Noted author of the Cluetrain Manifesto and the upcoming book Everything Is Miscellaneous: The Power of the New Digital Disorder, Dave Weinberger kicked things off this morning at WOMBAT in New Orleans.

WOMBAT 3 - New Orleans, LA

Dave started off his keynote with a question, "Yes we know that markets are conversations, but is marketing a conversation?" Our first duty is to the conversation. But what happens to marketing with the top priority is conversation?

For many years we lived in the world of broadcast, i.e. a select few talking to everybody else. We get to listen, we receive the radio waves. We want to lean forward and not lean back. Things are changing.

There has been an evolution of the market. It started as a place to do business, the traditional market. Now the term is a verb, it means to sell to somebody. This was driven by the industrial revolution. Customers became consumers, things that can be replaced. Conversation became messages.

Dave quotes Doc Searls, "There's no market for messages." Marketing becomes a war.

Instead of relying upon corporations for information, people rely upon each other.

What are marketing conversations really like? Dave referenced the Juicy Fruit blog campaign. The blog was designed by people that probably had seen a blog, but never really interacted with blogs. The bloggers thought they were being passionate consumers, but they were just being lame.

Dave recently shopped for a washer and dryer. Rather than visiting the Kenmore site he searched blogs. He trusts the information he receives from other people. Often there is information about products/services that you can only get from other customers.
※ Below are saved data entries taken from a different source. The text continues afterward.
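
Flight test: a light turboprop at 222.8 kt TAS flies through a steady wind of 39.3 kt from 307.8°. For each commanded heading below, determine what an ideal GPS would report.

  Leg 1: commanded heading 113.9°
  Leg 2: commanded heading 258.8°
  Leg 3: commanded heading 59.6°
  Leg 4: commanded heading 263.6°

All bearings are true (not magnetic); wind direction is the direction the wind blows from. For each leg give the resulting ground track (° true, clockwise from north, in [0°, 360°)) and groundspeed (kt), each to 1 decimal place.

Leg 1: heading 113.9°; drift +2.1° → track 116.0°, groundspeed 261.1 kt
Leg 2: heading 258.8°; drift -8.6° → track 250.2°, groundspeed 199.2 kt
Leg 3: heading 59.6°; drift +8.7° → track 68.3°, groundspeed 240.2 kt
Leg 4: heading 263.6°; drift -8.0° → track 255.6°, groundspeed 196.5 kt

Leg 1: track=116.0°, groundspeed=261.1 kt
Leg 2: track=250.2°, groundspeed=199.2 kt
Leg 3: track=68.3°, groundspeed=240.2 kt
Leg 4: track=255.6°, groundspeed=196.5 kt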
It's not the value of conversation, it's the value in conversation. People talk in real voices and have conversations that are opened ended. Conversation is about WE are interested in.
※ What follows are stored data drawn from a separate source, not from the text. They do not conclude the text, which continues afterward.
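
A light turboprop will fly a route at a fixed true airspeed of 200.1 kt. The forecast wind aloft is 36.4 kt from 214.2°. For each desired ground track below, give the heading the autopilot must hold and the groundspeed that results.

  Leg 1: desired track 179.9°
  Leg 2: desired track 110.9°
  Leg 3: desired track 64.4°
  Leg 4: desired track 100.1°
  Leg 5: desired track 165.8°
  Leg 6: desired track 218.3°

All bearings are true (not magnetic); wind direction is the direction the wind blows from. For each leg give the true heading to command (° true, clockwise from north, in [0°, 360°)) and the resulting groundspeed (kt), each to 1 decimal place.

Leg 1: heading=185.8°, groundspeed=169.0 kt
Leg 2: heading=121.1°, groundspeed=205.3 kt
Leg 3: heading=69.7°, groundspeed=230.7 kt
Leg 4: heading=109.7°, groundspeed=212.2 kt
Leg 5: heading=173.6°, groundspeed=174.1 kt
Leg 6: heading=217.6°, groundspeed=163.8 kt

Leg 1: desired track 179.9°; wind correction +5.9° → command heading 185.8°, groundspeed 169.0 kt
Leg 2: desired track 110.9°; wind correction +10.2° → command heading 121.1°, groundspeed 205.3 kt
Leg 3: desired track 64.4°; wind correction +5.3° → command heading 69.7°, groundspeed 230.7 kt
Leg 4: desired track 100.1°; wind correction +9.6° → command heading 109.7°, groundspeed 212.2 kt
Leg 5: desired track 165.8°; wind correction +7.8° → command heading 173.6°, groundspeed 174.1 kt
Leg 6: desired track 218.3°; wind correction -0.7° → command heading 217.6°, groundspeed 163.8 kt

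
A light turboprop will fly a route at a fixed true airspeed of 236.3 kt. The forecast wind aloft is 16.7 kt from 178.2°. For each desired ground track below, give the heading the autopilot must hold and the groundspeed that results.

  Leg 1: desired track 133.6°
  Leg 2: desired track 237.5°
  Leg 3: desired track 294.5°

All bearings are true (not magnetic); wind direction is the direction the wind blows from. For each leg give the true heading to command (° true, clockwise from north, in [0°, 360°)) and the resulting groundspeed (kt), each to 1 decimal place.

Leg 1: desired track 133.6°; wind correction +2.8° → command heading 136.4°, groundspeed 224.1 kt
Leg 2: desired track 237.5°; wind correction -3.5° → command heading 234.0°, groundspeed 227.3 kt
Leg 3: desired track 294.5°; wind correction -3.6° → command heading 290.9°, groundspeed 243.2 kt

Leg 1: heading=136.4°, groundspeed=224.1 kt
Leg 2: heading=234.0°, groundspeed=227.3 kt
Leg 3: heading=290.9°, groundspeed=243.2 kt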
Control by the market is increasing. There is more person to person communication than broadcast communication. However it's not about the tools and the content of this new market. It's the connections.

For years there was a separation between content and meta-data in the analog world. Today, with everything digital, all content and meta-data are digital.
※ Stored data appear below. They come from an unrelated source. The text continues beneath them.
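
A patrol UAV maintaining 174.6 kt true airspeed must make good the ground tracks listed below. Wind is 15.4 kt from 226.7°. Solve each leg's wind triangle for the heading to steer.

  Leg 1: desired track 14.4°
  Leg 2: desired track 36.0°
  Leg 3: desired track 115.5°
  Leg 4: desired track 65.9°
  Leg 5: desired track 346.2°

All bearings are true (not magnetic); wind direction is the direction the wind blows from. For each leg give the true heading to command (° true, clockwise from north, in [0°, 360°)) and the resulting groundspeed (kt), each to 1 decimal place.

Leg 1: heading=11.7°, groundspeed=187.4 kt
Leg 2: heading=35.1°, groundspeed=189.7 kt
Leg 3: heading=120.2°, groundspeed=179.6 kt
Leg 4: heading=67.6°, groundspeed=189.1 kt
Leg 5: heading=341.8°, groundspeed=181.7 kt

Leg 1: desired track 14.4°; wind correction -2.7° → command heading 11.7°, groundspeed 187.4 kt
Leg 2: desired track 36.0°; wind correction -0.9° → command heading 35.1°, groundspeed 189.7 kt
Leg 3: desired track 115.5°; wind correction +4.7° → command heading 120.2°, groundspeed 179.6 kt
Leg 4: desired track 65.9°; wind correction +1.7° → command heading 67.6°, groundspeed 189.1 kt
Leg 5: desired track 346.2°; wind correction -4.4° → command heading 341.8°, groundspeed 181.7 kt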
The owners of the information no longer own the organization of that content, the users do. You can no longer know what people are interested in. People will determine that on their own. The lesson, include everything.

Tagging and folksonomies have given users control over the organization of content.

The result is that content becomes more valuable when it's free. Think about the travel industry. For an airline their flight information is more valuable when they share it with other sites. Users don't want to search every airline site.

Things like playlists are bringing order to the chaos that is all the music in the world.

Hyperlinks are not neutral. A link is a little act of generosity. You're telling people to go somewhere else. Links are like conversation, you recognize that somebody else's view is important.

The majority of company web pages are not designed to be conversational since they own it. They think they know what we want and how we want it.

Dave turned the conversation to Edelman and their recent issues. Dave noted that he is a consultant to Edelman. While Edelman is genuinely trying to do things right they have screwed up. The truth though, is that this is hard to do. Companies are going to fail before they succeed.

Why is this new conversational market so hard to deal with? Clients want to sell, and customers are still sitting ducks. Advertising does work, we as humans respond to good advertising. The combination of self-interest and human meaning leads to self-delusion.

One of the major issues is that marketers get paid to talk. Does that corrode the conversation?


Visitor Comments

I saw a similar presentation by Dave at the Nonprofit Technology Conference. He had the flu and was still amazing. I really keyed in on the 'hyperlinks are an act of generosity' and the nature of the web is to payback generosity. I think more companies could learn that lesson online. If you're afraid of losing people from your site us a "_target" link.